No. I just drink, I like drinking casually. A lot of people do, I think? I never went to AA or anything.
I just started watching Sons of Anarchy. Is it surreal to hear your music on television shows and new independent films?
Yeah, I never watched the show, either. It wasn't until they started using some of my songs that I got into it. It's cool and a fun show to be apart of. A lot of the conflict that goes on in the show makes sense with my music, because a lot of it is conflicted between good and evil and right and wrong. My songs were in a couple of independent films, and I scored some minor short films–nothing too crazy.
Will this be your first time playing in Orange County?
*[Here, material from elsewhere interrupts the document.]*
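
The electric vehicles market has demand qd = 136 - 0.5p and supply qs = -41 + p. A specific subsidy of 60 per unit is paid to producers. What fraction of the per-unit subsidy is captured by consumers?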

Do you feel more intimate when you are playing in a small setting like Detroit Bar in Costa Mesa? How do you think the fans will respond?
No. I've played a bunch of times in Orange County. I've played at Detroit Bar a lot. I like playing in an intimate setting. It just depends on the crowd for me. There could be a thousand people in the audience, but if they are really quiet and in tune with me, it just feels as intimate. It doesn't really affect what I do.
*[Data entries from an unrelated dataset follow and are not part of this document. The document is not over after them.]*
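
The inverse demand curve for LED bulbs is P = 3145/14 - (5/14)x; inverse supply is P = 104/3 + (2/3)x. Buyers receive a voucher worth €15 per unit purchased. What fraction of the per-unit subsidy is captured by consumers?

Consumer share = 15/43

Pre-subsidy: 3145/14 - (5/14)x = 104/3 + (2/3)x gives x* = 7979/43 and P* = 6810/43.
With the rebate, buyers effectively pay Pb = Ps − 15, where Ps is the price sellers receive.
On the curves, Pb = 3145/14 - (5/14)x and Ps = 104/3 + (2/3)x; the wedge Ps − Pb = 15 gives 104/3 + (2/3)x − (3145/14 - (5/14)x) = 15, so x' = 8609/43.
Then Pb = 3145/14 − (5/14)·(8609/43) = 6585/43 and Ps = 104/3 + (2/3)·(8609/43) = 7230/43.
Buyers' price falls by P* − Pb = 6810/43 − 6585/43 = 225/43; sellers' price rises by Ps − P* = 7230/43 − 6810/43 = 420/43.
So consumers capture (225/43)/15 = 15/43 of each unit of subsidy.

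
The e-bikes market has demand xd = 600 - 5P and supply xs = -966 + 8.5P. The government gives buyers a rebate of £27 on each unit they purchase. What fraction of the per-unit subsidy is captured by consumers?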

What were some of your musical inspirations growing up?
I grew up on country and western music. I grew up in Southern California, but my parents were diehard country fans. We'd always go to country music concerts and stuff. I never really went out of that genre until I was in high school. I was really into punk and hardcore music then. I listened to the Circle Jerks
, Bad Religion
, the Descendents
, Minor Threat
. As I got older, I listened to singer/songwriter stuff. The punk music form was saying something lyrically that was about either a political or lifestyle choice that I really enjoyed. Guys like Greg Graffin
or Ian Mackaye from Minor Threat and Fugazi are intellectual people. I put those guys up with other songwriters that are my songwriting heroes, like Leonard Cohen
, Elliott Smith
and Bob Dylan
Did you get the idea of White Buffalo from the 1977 film?
No. It's not Indian-related, or Charles Bronson–or even Ted Nugent-related. Some friends of mine thought that I should take on a stage name. A bunch of them threw a name into a hat and I pulled that one out, and I thought it fit me. I wish it were Charles Bronson-related.
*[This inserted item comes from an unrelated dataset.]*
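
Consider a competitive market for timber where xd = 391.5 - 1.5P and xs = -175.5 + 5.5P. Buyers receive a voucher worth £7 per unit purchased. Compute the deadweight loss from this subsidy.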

Do you feel like you have adapted to that persona?
I don't know. I feel like it's easier to do things, like make cooler T-shirts.
Do you get comparisons to Eddie Vedder a lot? Do you consider that a compliment or an insult?
I do on a nighty basis. I think people mean it as a compliment, and I think he's a good singer and created his own way of singing. I can see how people think I do with a baritone vibrato, but I don't really think I sound like him. It doesn't hurt my feelings or anything. When Vedder did that movie soundtrack, I got a lot of congratulatory calls. I would answer the phone and say, “Oh, I have no idea what you are talking about.” A lot of people have to relate things to other things to express themselves. Someone told me I sound like the guy from Creed. I've heard Joe Cocker, Richie Havens and Cat Stevens as well. I wish people didn't have to do that, but I've accepted it.
How do you think the songs on Hogtied Revisited differ from your new EP? Do you think your progression of sound has changed at all?
I don't think the songs are that different, but the production approach is different, for sure. Hogstied Revisited had drums, bass, banjo, pedal steel and lap steel guitars, and orchestral movements. My last EP was just me and acoustic guitar, and some minor sonic bells and whistles. As far as the songs, I think they are similar. I take every song as its own story. Each song is its own situation. I don't think they are entire bodies of work. For me, it's more of a sonic bond with the song rather than a topic. Many of the songs are different, but when I was listening to Black N Blue, I referenced drinking or being drunk. Not that I give a shit, but it wasn't intentional. The Jameson was definitely a curse back in the day– and I thought it was an interesting observation that I put drinking in almost every song.